I am having a lot of fun with regression analysis at the moment, and by fun I mean bashing myself repeatedly over the head. I have a set of 200 data points, by filtering on a property of interest, I end up with 153 points of use.
I initially used these 153 points to generate a linear regression, with an excellent R${^2}$ and a plot of fitted vs actual variables of almost a perfect diagonal. Great! However, it was suggested that this might only be an internally predictive model (which as I understand it means the model fits the data, rather than the opposite). So, I then tried this: I randomly selected a sample of 100 of the 153 results, and built the same model, it still gave a relatively good fit.

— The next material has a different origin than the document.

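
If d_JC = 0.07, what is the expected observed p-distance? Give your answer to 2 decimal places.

0.07

p = (3/4)(1 − e^(−4d/3)) = 0.75 × (1 − e^(-0.093333)) = 0.75 × (1 − 0.910890) = 0.066833.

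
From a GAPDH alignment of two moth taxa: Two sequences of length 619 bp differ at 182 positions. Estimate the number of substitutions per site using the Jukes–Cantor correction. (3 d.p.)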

I then used the predict function in R to try to predict the outcome of the other 53 records. It did not go well. What I got was one of 2 things.
- the predictions made no sense at all, not even on the same scale as the actual values.
- most of the predictions made sense (although weren't very accurate) and one or two, were on an entirely different scale (orders of magnitude larger, or smaller).
Since the model I am fitting has time as the response variable, it was suggested I use a Gamma fit regression instead of a plain old linear regression. I tried this and ended up essentially with the result.
So, am I using R correctly, was Gamma a good choice for this? I'm pretty sure my data is good (non biased) so if I am unable to predict, despite the good model - does this mean my model is useless? I've been working on this for some weeks now, and it would be great if I could salvage something.
The R commands I have used:
modelSet<-sample(1:nrow(myData),100)
modelData<-myData[modelSet,]
predictData<-myData[-modelSet,]
fit<-lm("time~(x1+x2+x3+x4+x5+x6)^3", data=modelData)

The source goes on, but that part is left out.